The mutineers on the various vessels involved found Grampus particularly useful because as a storeship, stocked for a voyage, she was able to provide them with supplies. Still, after the reading of the proclamation the mutiny collapsed and by mid-June Grampus had returned to Royal Navy control. After the end of the mutiny, five men from Grampus were sentenced to death. Another account reports that three men were condemned to death and two were confined to solitary cells. Grampus then sailed for Jamaica in August. There her crew began a mutiny in the Jamaica squadron.

===Return to service===
In Jamaica, Admiral Hyde Parker, the commander of the station, was concerned that Grampus had brought a disaffected crew that could spread mutiny there too. He identified one agitator, whom he had hanged.

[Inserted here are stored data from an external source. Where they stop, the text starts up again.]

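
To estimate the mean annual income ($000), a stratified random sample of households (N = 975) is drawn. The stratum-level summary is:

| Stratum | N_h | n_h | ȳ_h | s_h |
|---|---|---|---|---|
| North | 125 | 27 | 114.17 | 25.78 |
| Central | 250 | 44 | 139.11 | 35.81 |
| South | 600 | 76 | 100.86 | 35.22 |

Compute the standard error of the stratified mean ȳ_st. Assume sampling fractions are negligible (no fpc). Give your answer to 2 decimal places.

V̂(ȳ_st) = Σ W_h² s_h²/n_h, with W_h = N_h/N and N = 975:
  stratum North: (125/975)²·25.78²/27 = 0.404588
  stratum Central: (250/975)²·35.81²/44 = 1.91614
  stratum South: (600/975)²·35.22²/76 = 6.18099
V̂(ȳ_st) = 8.50172
SE(ȳ_st) = √8.50172 = 2.91577

SE(ȳ_st) ≈ 2.92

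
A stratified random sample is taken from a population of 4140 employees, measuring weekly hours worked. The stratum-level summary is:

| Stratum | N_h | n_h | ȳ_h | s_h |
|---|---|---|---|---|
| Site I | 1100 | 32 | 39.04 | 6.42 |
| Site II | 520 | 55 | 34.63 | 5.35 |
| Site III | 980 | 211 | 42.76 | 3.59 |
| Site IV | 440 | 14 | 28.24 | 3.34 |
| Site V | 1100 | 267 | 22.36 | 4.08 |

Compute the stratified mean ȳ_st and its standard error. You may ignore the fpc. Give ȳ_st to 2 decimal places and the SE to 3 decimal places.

ȳ_st = Σ W_h ȳ_h = (1100·39.04 + 520·34.63 + 980·42.76 + 440·28.24 + 1100·22.36)/4140 = 33.78696
V̂(ȳ_st) = Σ W_h² s_h²/n_h, with W_h = N_h/N and N = 4140:
  stratum Site I: (1100/4140)²·6.42²/32 = 0.0909295
  stratum Site II: (520/4140)²·5.35²/55 = 0.00821015
  stratum Site III: (980/4140)²·3.59²/211 = 0.00342261
  stratum Site IV: (440/4140)²·3.34²/14 = 0.00900056
  stratum Site V: (1100/4140)²·4.08²/267 = 0.00440143
V̂(ȳ_st) = 0.115964
SE(ȳ_st) = √0.115964 = 0.340535

ȳ_st ≈ 33.79, SE ≈ 0.341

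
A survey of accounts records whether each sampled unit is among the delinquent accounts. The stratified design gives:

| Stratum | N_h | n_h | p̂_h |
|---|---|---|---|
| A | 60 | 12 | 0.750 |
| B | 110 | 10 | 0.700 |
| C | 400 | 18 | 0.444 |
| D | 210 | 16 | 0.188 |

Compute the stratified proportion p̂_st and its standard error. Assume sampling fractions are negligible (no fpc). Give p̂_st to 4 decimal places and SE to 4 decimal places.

p̂_st ≈ 0.4347, SE ≈ 0.0716

N = 780; stratum weights W_h = N_h/N.
p̂_st = Σ W_h p̂_h = (60·0.750 + 110·0.700 + 400·0.444 + 210·0.188)/780 = 0.43472
V̂(p̂_st) = Σ W_h² p̂_h(1−p̂_h)/(n_h−1):
  stratum A: (60/780)²·0.750·0.250/11 = 0.000100861
  stratum B: (110/780)²·0.700·0.300/9 = 0.000464059
  stratum C: (400/780)²·0.444·0.556/17 = 0.00381891
  stratum D: (210/780)²·0.188·0.812/15 = 0.000737687
V̂(p̂_st) = 0.00512152; SE = √V̂ = 0.0715648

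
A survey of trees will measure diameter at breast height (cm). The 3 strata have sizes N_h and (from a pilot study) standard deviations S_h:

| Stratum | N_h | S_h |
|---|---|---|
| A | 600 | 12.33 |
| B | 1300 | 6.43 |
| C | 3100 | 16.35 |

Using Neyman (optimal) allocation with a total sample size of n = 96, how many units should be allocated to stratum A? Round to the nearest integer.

11

Neyman allocation: n_h = n · N_h S_h / Σ N_i S_i, with n = 96.
  stratum A: N_h·S_h = 600·12.33 = 7398.00
  stratum B: N_h·S_h = 1300·6.43 = 8359.00
  stratum C: N_h·S_h = 3100·16.35 = 50685.00
Σ N_h S_h = 66442.00
n for stratum A = 96·7398.00/66442.00 = 10.689 → 11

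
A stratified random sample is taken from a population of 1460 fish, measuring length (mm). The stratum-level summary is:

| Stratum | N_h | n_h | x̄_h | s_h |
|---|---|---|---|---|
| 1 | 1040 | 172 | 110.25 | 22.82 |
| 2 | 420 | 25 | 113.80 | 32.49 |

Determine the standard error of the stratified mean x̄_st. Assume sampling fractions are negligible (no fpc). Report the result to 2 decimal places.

V̂(x̄_st) = Σ W_h² s_h²/n_h, with W_h = N_h/N and N = 1460:
  stratum 1: (1040/1460)²·22.82²/172 = 1.53626
  stratum 2: (420/1460)²·32.49²/25 = 3.49424
V̂(x̄_st) = 5.03049
SE(x̄_st) = √5.03049 = 2.24288

SE(x̄_st) ≈ 2.24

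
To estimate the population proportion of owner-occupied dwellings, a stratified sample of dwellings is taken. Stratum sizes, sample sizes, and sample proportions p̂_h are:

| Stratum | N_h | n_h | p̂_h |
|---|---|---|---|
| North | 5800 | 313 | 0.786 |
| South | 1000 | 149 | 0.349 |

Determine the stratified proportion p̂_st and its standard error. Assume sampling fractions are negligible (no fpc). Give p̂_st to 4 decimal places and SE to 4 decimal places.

p̂_st ≈ 0.7217, SE ≈ 0.0206

N = 6800; stratum weights W_h = N_h/N.
p̂_st = Σ W_h p̂_h = (5800·0.786 + 1000·0.349)/6800 = 0.72174
V̂(p̂_st) = Σ W_h² p̂_h(1−p̂_h)/(n_h−1):
  stratum North: (5800/6800)²·0.786·0.214/312 = 0.000392211
  stratum South: (1000/6800)²·0.349·0.651/148 = 3.31991e-05
V̂(p̂_st) = 0.00042541; SE = √V̂ = 0.0206255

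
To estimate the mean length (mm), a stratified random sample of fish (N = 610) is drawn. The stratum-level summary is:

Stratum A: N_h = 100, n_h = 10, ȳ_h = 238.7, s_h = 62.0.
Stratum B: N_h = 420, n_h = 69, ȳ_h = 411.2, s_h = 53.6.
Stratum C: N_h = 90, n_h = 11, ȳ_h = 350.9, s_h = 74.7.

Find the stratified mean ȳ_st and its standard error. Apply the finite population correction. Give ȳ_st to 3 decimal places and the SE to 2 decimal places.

ȳ_st ≈ 374.025, SE ≈ 5.96

ȳ_st = Σ W_h ȳ_h = (100·238.7 + 420·411.2 + 90·350.9)/610 = 374.02459
V̂(ȳ_st) = Σ W_h² (1 − n_h/N_h) s_h²/n_h, with W_h = N_h/N and N = 610:
  stratum A: (100/610)²·(1 − 10/100)·62.0²/10 = 9.2975
  stratum B: (420/610)²·(1 − 69/420)·53.6²/69 = 16.4959
  stratum C: (90/610)²·(1 − 11/90)·74.7²/11 = 9.69301
V̂(ȳ_st) = 35.4865
SE(ȳ_st) = √35.4865 = 5.95705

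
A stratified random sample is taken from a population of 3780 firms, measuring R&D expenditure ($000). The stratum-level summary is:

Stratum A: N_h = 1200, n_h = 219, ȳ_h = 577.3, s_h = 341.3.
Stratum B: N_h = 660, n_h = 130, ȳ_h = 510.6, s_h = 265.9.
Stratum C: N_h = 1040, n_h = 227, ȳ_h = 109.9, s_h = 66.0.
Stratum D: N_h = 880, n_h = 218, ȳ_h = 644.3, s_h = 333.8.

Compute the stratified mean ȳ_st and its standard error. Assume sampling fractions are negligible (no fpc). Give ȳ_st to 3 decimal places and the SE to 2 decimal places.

ȳ_st = Σ W_h ȳ_h = (1200·577.3 + 660·510.6 + 1040·109.9 + 880·644.3)/3780 = 452.65503
V̂(ȳ_st) = Σ W_h² s_h²/n_h, with W_h = N_h/N and N = 3780:
  stratum A: (1200/3780)²·341.3²/219 = 53.6053
  stratum B: (660/3780)²·265.9²/130 = 16.5805
  stratum C: (1040/3780)²·66.0²/227 = 1.4526
  stratum D: (880/3780)²·333.8²/218 = 27.7012
V̂(ȳ_st) = 99.3395
SE(ȳ_st) = √99.3395 = 9.96692

ȳ_st ≈ 452.655, SE ≈ 9.97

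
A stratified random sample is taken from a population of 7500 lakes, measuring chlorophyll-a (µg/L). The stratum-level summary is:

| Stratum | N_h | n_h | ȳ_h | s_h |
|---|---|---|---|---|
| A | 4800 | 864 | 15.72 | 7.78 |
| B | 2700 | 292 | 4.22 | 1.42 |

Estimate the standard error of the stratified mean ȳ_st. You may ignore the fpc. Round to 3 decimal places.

V̂(ȳ_st) = Σ W_h² s_h²/n_h, with W_h = N_h/N and N = 7500:
  stratum A: (4800/7500)²·7.78²/864 = 0.0286949
  stratum B: (2700/7500)²·1.42²/292 = 0.00089495
V̂(ȳ_st) = 0.0295899
SE(ȳ_st) = √0.0295899 = 0.172017

SE(ȳ_st) ≈ 0.172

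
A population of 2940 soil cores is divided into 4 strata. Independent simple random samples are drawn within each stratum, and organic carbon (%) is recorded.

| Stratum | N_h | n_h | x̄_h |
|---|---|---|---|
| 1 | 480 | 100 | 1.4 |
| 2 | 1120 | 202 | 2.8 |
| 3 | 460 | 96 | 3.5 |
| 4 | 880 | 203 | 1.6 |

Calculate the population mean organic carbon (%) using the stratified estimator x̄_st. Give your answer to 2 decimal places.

x̄_st ≈ 2.32

N = Σ N_h = 2940. Stratum weights W_h = N_h/N.
x̄_st = (480·1.4 + 1120·2.8 + 460·3.5 + 880·1.6) / 2940 = 2.3218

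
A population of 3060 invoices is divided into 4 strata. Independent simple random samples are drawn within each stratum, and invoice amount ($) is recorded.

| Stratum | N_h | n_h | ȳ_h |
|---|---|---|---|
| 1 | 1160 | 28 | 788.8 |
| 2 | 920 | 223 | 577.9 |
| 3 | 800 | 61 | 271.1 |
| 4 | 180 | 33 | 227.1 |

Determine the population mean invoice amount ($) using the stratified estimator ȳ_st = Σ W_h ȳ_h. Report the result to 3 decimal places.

ȳ_st ≈ 557.005

N = Σ N_h = 3060. Stratum weights W_h = N_h/N.
ȳ_st = (1160·788.8 + 920·577.9 + 800·271.1 + 180·227.1) / 3060 = 557.00458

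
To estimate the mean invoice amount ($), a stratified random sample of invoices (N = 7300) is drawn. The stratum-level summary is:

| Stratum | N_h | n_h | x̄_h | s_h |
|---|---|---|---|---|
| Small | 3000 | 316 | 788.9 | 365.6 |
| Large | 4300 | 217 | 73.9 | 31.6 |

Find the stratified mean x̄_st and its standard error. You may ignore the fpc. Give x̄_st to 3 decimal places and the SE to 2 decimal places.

x̄_st = Σ W_h x̄_h = (3000·788.9 + 4300·73.9)/7300 = 367.73562
V̂(x̄_st) = Σ W_h² s_h²/n_h, with W_h = N_h/N and N = 7300:
  stratum Small: (3000/7300)²·365.6²/316 = 71.4368
  stratum Large: (4300/7300)²·31.6²/217 = 1.59663
V̂(x̄_st) = 73.0334
SE(x̄_st) = √73.0334 = 8.54596

x̄_st ≈ 367.736, SE ≈ 8.55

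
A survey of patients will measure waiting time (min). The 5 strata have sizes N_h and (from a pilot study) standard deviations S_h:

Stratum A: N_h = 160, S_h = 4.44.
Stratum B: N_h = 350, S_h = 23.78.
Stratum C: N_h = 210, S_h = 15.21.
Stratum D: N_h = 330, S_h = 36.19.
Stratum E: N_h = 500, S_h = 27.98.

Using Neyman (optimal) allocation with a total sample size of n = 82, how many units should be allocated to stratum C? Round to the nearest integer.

Neyman allocation: n_h = n · N_h S_h / Σ N_i S_i, with n = 82.
  stratum A: N_h·S_h = 160·4.44 = 710.40
  stratum B: N_h·S_h = 350·23.78 = 8323.00
  stratum C: N_h·S_h = 210·15.21 = 3194.10
  stratum D: N_h·S_h = 330·36.19 = 11942.70
  stratum E: N_h·S_h = 500·27.98 = 13990.00
Σ N_h S_h = 38160.20
n for stratum C = 82·3194.10/38160.20 = 6.864 → 7

7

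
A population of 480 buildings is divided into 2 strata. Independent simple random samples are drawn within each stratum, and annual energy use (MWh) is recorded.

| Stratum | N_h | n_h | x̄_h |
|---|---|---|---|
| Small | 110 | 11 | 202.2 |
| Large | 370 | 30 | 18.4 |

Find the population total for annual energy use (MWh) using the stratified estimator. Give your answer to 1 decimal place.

τ̂_st ≈ 29050.0

τ̂_st = Σ N_h x̄_h = 110·202.2 + 370·18.4 = 29050.0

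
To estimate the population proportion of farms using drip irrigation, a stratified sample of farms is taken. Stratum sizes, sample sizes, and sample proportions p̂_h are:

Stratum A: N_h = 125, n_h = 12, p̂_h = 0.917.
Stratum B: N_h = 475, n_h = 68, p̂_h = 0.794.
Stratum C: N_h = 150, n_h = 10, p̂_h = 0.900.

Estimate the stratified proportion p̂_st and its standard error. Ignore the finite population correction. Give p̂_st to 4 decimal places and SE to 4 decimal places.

p̂_st ≈ 0.8357, SE ≈ 0.0396

N = 750; stratum weights W_h = N_h/N.
p̂_st = Σ W_h p̂_h = (125·0.917 + 475·0.794 + 150·0.900)/750 = 0.83570
V̂(p̂_st) = Σ W_h² p̂_h(1−p̂_h)/(n_h−1):
  stratum A: (125/750)²·0.917·0.083/11 = 0.000192199
  stratum B: (475/750)²·0.794·0.206/67 = 0.000979214
  stratum C: (150/750)²·0.900·0.100/9 = 0.0004
V̂(p̂_st) = 0.00157141; SE = √V̂ = 0.0396411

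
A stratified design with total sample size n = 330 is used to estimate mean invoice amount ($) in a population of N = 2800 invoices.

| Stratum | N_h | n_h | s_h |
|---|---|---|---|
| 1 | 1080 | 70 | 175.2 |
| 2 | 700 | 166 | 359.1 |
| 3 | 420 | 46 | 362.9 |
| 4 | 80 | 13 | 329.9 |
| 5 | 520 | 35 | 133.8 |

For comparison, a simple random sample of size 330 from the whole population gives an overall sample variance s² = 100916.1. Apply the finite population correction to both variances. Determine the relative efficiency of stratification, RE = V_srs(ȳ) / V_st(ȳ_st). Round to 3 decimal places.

V̂(ȳ_st) = Σ W_h² (1 − n_h/N_h) s_h²/n_h, with W_h = N_h/N and N = 2800:
  stratum 1: (1080/2800)²·(1 − 70/1080)·175.2²/70 = 61.0097
  stratum 2: (700/2800)²·(1 − 166/700)·359.1²/166 = 37.0379
  stratum 3: (420/2800)²·(1 − 46/420)·362.9²/46 = 57.3616
  stratum 4: (80/2800)²·(1 − 13/80)·329.9²/13 = 5.72361
  stratum 5: (520/2800)²·(1 − 35/520)·133.8²/35 = 16.4541
V_st = 177.587
V_srs = (1 − 330/2800)·100916.1/330 = 269.765
Relative efficiency = V_srs / V_st = 269.765/177.587 = 1.5191

RE ≈ 1.519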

By 1798, Grampus was under the command of Captain George Hart, serving as a transport.

==Fate==
On the morning of 19 January 1799, Grampus was in the Thames and under the command of Captain John Hall. She weighed at 7a.m., and took a pilot, Sammuel Richardson, on board. Nevertheless, by 9 a.m. she had grounded on the Barking Shelf. She could not be refloated and so for the next three days work went on to remove her stores, her masts, and whatever else could be salvaged. On 21 January, the decision was made to abandon her, as by then she had 20 ft of water in her hold. The subsequent court martial absolved Captain Hall and his officers and crew of any responsibility, instead blaming Richardson's ignorance.

The wreck proved to be an obstacle to navigation so in April, the Commissioners of the Navy issued a call for proposals to "remove and clear the River Thames of the Wreck of His Majesty's late Ship Grampus, now on Shore on Barking-Shelf, opposite the Powder-Houses". On 12 April 1799, the wreck was set on fire and destroyed.